Things are not looking so bright on the Central American island of San Esperito. A corrupt dictator is developing illicit WMDs. Guerrillas roam the countryside, fighting running battles with the neo-Nazi army. Drug cartels control whole towns and villages, drinking, whoremongering and generally leading enviable lives on their marching-powder profits. And to make matters worse, the Americans are about to send in one of their agents to effect a one-man regime change. San Esperito may have thought it had seen its fair share of violence, but wait till it sees what the Agency can do.
Your first involvement as special agent Rico Rodriguez sees you being tossed out of a plane at 5,000ft. Once mild panic has receded, you work out how to deploy your parachute and come floating down to be briefed by your Agency contacts. From here, in true GTA fashion, where you go is completely up to you. This war-torn, white-sanded, jungle-covered island is your oyster. Go anywhere, take any mission, steal any vehicle: GTA, you have been robbed again, but this time at least the muggers have had the decency to spend their takings wisely.
BIG IS BEAUTIFUL
San Esperito is a huge, sprawling land of opportunity. You haven't seen a gameworld this big before, at least not one where there are no load times and missions are to be found at every village, every T-junction and every jungle clearing. Do the Agency's dirty work, help the guerrillas liberate villages or assist the drug cartels in their turf wars. It's more dangerous than Rochdale town centre at throw-out time, with policemen battling drug barons and fighting freedom fighters. But while San Esperito may be a brutal cesspit of wanton violence, it sure is a beautiful one.
The lush, shimmering greenery, the lingering sun coating everything in gold - just cruising the highway is an eyeful. But it's those staggering vistas from 10,000ft that really bring a tear to the eye. And not only is there not a load time in sight, but the horizons have the draw distance of a flight simulator. It's such an appealing sight it makes you want to volunteer to swallow condoms full of crack, just to be allowed to join a Colombian drug cartel.
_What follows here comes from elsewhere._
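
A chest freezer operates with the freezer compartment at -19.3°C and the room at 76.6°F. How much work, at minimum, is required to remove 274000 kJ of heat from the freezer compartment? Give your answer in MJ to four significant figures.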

If there's scant attention paid to the laws of the land, there's even less given to the laws of physics, as it turns out Rico is something of a bionic man. In one mission, he found himself careering off a cliff on a dirt bike. He managed to let go of the bike mid-air, at which point he assumed that psychotic-looking head-first skydiving position. A quick key bash convinced him to flip open a parachute, with which he then glided down to the road in the valley below. Seeing as he was just returning from dynamiting a police station, his 'wanted' level was still pretty high, so no sooner had he heeled someone out of their Buick than a squad of police vans turned up, together with a rocket-spewing helicopter.
One major road accident and at least 12 fatalities later, his Buick was belching fire. Another keystroke got him standing on the bonnet, and another saw him leap 150ft into the air to grab hold of the tail of the bombarding helicopter. Executing a rather unfeasible but majestic move, he then delicately swung into the cockpit and pushed out the hapless pilot, and a minute down the line, having worked out how to fire the rockets, the remaining police vans were burning. I swung the mouse round to watch the glorious sunset as we flew home.
WHERE'S MY CHOPPER?
Just Cause is like a bunch of rudimentary arcade games bolted together. Ridge Racer one second, Silent Scope the next, then a bit of Crazy Taxi followed by Air Combat. Everything is easy - hijacking a car, jumping from one speeding car to the next, latching onto a helicopter with a grappling hook, then parachuting out once hit by a SAM. Sometimes too easy, as you can fall 100ft and not take a scratch, or ram a car into a tree at 150mph without the paintwork even flaking. A little more simulator-like sophistication in the driving models wouldn't have gone amiss.